Sis Lynn nah guh lie bhaiya ASJ!.. Big Grin


Cuz DG
ASJ does 90% of all thw wrk on BF...
de ress of us do 10%
but me bhaiya too humble..he nah like fuh tek de praises for his hard wrk.. cool.gif
BACK TO PAKEEZAH: A REVIEW:

Synopsis

The dancer and courtesan Nargis (Meena Kumari) dreams of escaping her dishonourable life but she is rejected by the family of her husband Shahabuddin (Ashok Kumar). She dies in a graveyard, giving birth to a daughter Sahibjaan who also grows up to be a courtesan (Meena Kumari). Sahibjaan's guardian Nawabjaan (Veena), Nargis's sister, prevents Shahabuddin from seeing her and takes her away to another place. Sahibjaan falls in love with a mysterious, noble stranger who turns out to be her father's nephew, Salim (Raaj Kumar). Salim's father forbids the marriage. Sahibjaan dances at Salim's arranged wedding where Shahabuddin discovers her identity and claims her as his child. Finally, her desires are fulfilled and she marries Salim, leaving her past behind.

The film

Pakeezah is a stylized, larger than life mythicization of the familiar tale of the prostitute with the heart of gold. Perhaps Meena Kumari's best known film, the film had been planned by her and husband Amrohi since 1958. When the two of them separated in 1964, filming came to a halt. Initially Dharmendra was to have played the male lead but Raaj Kumar replaced him. After some years by which time Meena Kumari was suffering from alcoholism, she decided to complete the film before she died.

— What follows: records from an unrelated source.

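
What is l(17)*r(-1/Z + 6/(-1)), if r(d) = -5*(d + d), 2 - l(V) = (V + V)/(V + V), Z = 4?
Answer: 125/2 ≈ 62.500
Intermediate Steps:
l(V) = 1 (l(V) = 2 - (V + V)/(V + V) = 2 - 2*V/(2*V) = 2 - 2*V*1/(2*V) = 2 - 1*1 = 2 - 1 = 1)
r(d) = -10*d
l(17)*r(-1/Z + 6/(-1)) = 1*(-10*(-1/4 + 6/(-1))) = 1*(-10*(-1*¼ + 6*(-1))) = 1*(-10*(-¼ - 6)) = 1*(-10*(-25/4)) = 1*(125/2) = 125/2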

In the film Amrohi turns to the milieu and culture he is a product of - Uttar Pradesh's feudal elite, its life of ease and elegance, of romantic love, poetry and mujras. Its decadence is not without a touch of class and has sometimes resulted in much creative upsurge. Pakeezah inherits that legacy. There is grandeur in Amrohi's filmmaking - an epic magnitude of treatment. The evocative songs and the background music create the right period mood and Amrohi's eye for details brings great depth to the lavish sets. The dances are extremely well choreographed, cleverly hiding Meena Kumari's inability to dance (Just watch her walk and move ever so gracefully in the song Chalte Chalte even as two other nautch girls dance in the background). And the picturisation of the song Chalo Dildar Chalo across the wide expanse of sea and sky to the boat on which the lovers ride is romanticism at its best. In fact, the film's main merit in spite of its flaws, at times disjointed flow, its stock situations and an over stretched plot lies in its delirious romanticism.

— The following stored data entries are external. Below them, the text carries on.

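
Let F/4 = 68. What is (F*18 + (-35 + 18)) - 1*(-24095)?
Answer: 28974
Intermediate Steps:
F = 272 (F = 4*68 = 272)
(F*18 + (-35 + 18)) - 1*(-24095) = (272*18 + (-35 + 18)) - 1*(-24095) = (4896 - 17) + 24095 = 4879 + 24095 = 28974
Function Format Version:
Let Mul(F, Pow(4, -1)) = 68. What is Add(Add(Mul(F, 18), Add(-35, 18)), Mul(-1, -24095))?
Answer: 28974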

Though the suffering courtesan occupies central stage, she is defined by male values and shaped by patriarchal parameters with the courtesan having to lead a life of emotional repression. The caged bird whose feathers are trimmed and the torn kite hanging in her courtyard operate as visual symbols for her imprisonment and curtailment of desire. The train or the patriarchal haveli are well-knit constructs in the fabric of the film. In fact, the whistle of the train is used like a leitmotif throughout the film.

Ghulam Mohammed's music is one of the all time great scores in Indian Cinema. Pakeezah reaffirms his great talent and it is sad he did not get his due in the Hindi Film Industry in spite of brilliant work in films like Mirza Ghalib (1954) and Shama (1961) besides Pakeezah. Sadly, he did not live to enjoy the efforts of his labour in Pakeezah and Naushad finally completed the music score. The other factor of course which lifts Pakeezah way above the ordinary is Meena Kumari's stunning performance in the dual role of Nargis and Sahibjaan in the film.

Pakeezah finally released in February 1972 and opened to just a lukewarm response but after the death of Meena Kumari on 31st March, 1972, the film went on to become a huge success at the box-office and has since acquired major cult status as well.